Researchers from St. Petersburg have designed and produced a device that enables to promptly and accurately identify the sizes of micro- and nano-particles. The laser ray illuminates the object in the device so that to judge about the particle sizes by intensity of light diffused by the particles.
Specialists of the St. Petersburg Research-and-Production Firm for Analytical Instrument-Making (LUMEX) demonstrated a device that had been long awaited by representatives of various areas of science and engineering. This is the so-called laser analyzer of particle sizes – a device that enables to promptly and accurately identify the sizes of microscopic particles and to distribute them by sizes. In other words, the analyzer helps to measure not only the average diameter of particles, but also to determine the quantity of particles of a certain size in the mixture.
The device operates as follows. The sample is poured into a transparent cuvette. This can be a suspended matter of smallest particles or emulsion – that does not matter. As solid particles (more than a micron in size) usually accumulate rather quickly at the bottom, the sample in the cuvette is being constantly agitated by a special stirrer, at that, the rate of stirring may be, if needed, very high – more than a thousand revolutions per minute. The stirrer is designed in such a way that no gas holes occur in the analyzable medium, which could impede the analysis. However, the stirrer may not be switched on – then there is an opportunity to track for example the speed of precipitation of particles of different sizes.
The cuvette is illuminated by a laser ray. Microparticles diffuse its light, with the angle of deflection being determined by the size of each particle. The multielement detector records this scattered radiation, thus allowing to measure intensity of beaming at different angles of deflection. Certainly, it is impossible to “pull out” the information on the particle sizes directly from this data, but the light diffusion theory has already been developed for this purpose – “three-story” equations comprehensible only for specialists, which are not needed to others for the most part. It is sufficient for the users to know that the particle size is promptly and accurately calculated in such a way by the computer, certainly with the help of the software also developed by the LUMEX specialists. The only assumption to be kept in mind is that the particle size is determined by the so-called “hydrodynamic radius” – a “fur coat” consisting of water molecules, ions or some molecules adjacent to the particle and moving together with the particle. So, the size determined for some particles via this method is bigger than it would be seen under the microscope – however, in this case it is needed to compare once the particle analysis results obtained through independent methods and to apply the necessary correction later on. This is always the case with determining the sizes by the laser light diffusion method, though.

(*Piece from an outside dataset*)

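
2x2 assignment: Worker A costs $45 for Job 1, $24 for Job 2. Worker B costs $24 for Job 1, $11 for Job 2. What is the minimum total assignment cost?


Option 1: A->1 + B->2 = $45 + $11 = $56
Option 2: A->2 + B->1 = $24 + $24 = $48
Min cost = min($56, $48) = $48

$48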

It should be noted that till recently the device (called “Laska” by the designers) was intended for analysis of rather big particles, their diameter being no less than a micron. This niche at the analytical instrument-making market was not practically filled – as a rule, the task was solved either with the help of a microscope, which is rather labor-intensive and not always possible, or with the help of highly specialized devices, for example, blood cell counters. As for the nano-range sizes, i.e. the particles smaller than a micron, there existed only one device for them – the so-called nanosizer, the device being good and operating based on the same principle of laser light diffusion, but it is so expensive that there are only few of them available in Moscow.
“Our device already enables to perform analysis of particles of up to 500 nanometers in size, i.e., up to half a micron, says Vladimir Krivoshlyk, one of the developers, head of the group, dispersion department, LUMEX. However, we are working now on the analyzer modification, which would allow to measure sizes of smaller particles. We know already how to do this.”